Glowatz had owned a single-family home for years, but was tired of the ongoing maintenance costs. So he teamed up with his friends and others who wanted to move out of the condo and purchased the current Logan Square building, which has six three-bedroom units, under a nonprofit organization. .
“What we realized in the last minute was that there was no central place to go to get information about forming a cooperative, and that barrier still exists,” Glowacs said. “The second hurdle was funding, which still exists.”
Sol House is a limited stock cooperative. In other words, members “purchase'' their shares in the cooperative when they join. The last share sold for $90,000, well below the market price for comparable three-bedroom units in the neighborhood, Glowatz said.
In addition to purchasing stock, members pay $1,000 to $2,000 a month for taxes, utilities, insurance, maintenance, and other expenses.
Sarah Kaplan, a Chicago attorney who represents housing cooperatives and co-founder of HUB Housing Cooperative in Marshall Square, said most cooperatives are required to register as nonprofits, so typically He said he could only qualify for a commercial loan. But commercial loans typically have higher interest rates than residential loans, she says.
“I think anyone considering this should know that it's a possibility,” she says. “What I see people in Chicago doing is individuals buying homes and buildings. They have good terms on their mortgage rates, and they don't lose those terms. We want to turn it into a cooperative.”

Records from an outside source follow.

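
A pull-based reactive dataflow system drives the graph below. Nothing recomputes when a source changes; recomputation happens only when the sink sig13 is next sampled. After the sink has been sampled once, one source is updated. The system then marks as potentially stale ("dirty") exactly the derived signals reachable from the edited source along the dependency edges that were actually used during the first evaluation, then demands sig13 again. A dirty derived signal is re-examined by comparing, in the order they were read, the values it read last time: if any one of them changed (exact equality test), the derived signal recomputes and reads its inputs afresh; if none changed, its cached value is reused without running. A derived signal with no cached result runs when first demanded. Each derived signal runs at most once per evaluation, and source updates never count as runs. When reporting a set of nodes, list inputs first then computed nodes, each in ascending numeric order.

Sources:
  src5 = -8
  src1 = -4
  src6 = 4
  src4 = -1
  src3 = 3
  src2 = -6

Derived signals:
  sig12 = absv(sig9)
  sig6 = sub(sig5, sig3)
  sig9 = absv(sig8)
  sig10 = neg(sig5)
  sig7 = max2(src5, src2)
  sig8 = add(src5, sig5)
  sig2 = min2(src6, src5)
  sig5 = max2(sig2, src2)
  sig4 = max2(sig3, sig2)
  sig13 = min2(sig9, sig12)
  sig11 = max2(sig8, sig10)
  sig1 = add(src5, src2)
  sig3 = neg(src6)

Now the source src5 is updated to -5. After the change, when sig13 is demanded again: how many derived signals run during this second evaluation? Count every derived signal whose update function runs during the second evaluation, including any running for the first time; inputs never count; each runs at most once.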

The building owner may rent the property to a cooperative and give the cooperative the right to purchase the property once the owner's loan is paid off, if the terms of the mortgage allow.
buy a house with friends
Chicago teacher Linda Becker remembers being told by her financial advisor that she couldn't afford a single-family home.
“I was told that the only thing I could actually afford was a condo,” Becker said. “But I was really thinking about having a backyard and a garden. If I was going to spend this much money, I wanted something that would also get some dirt.”
When Becker's college roommate moved to Chicago, the two started talking about buying a house together. With the help of a lawyer, the friends and their respective spouses drew up a housing contract and bought her two apartments in Logan Square.
“It went well,” Becker said. “In the end, we ended up having a baby, sharing a nanny, and setting up the place. We thought about what vegetables to plant in the garden. It was amazing.”
Another couple eventually moved out of state. Becker and her husband still live in the building and purchased a second unit, which they now rent.
Becker's experience buying a building with a friend explains how a lack of affordable housing can force people out of their neighborhoods or force them to get creative. , he said that he was able to understand it more deeply.
“I hope that affordable housing becomes an issue that is addressed at the local, state and federal level,” she said. “But I'm also grateful that I was able to create a comfortable living environment in a non-traditional way. Even though the cost of living is high, there are creative solutions that can make you feel comfortable as a property owner.”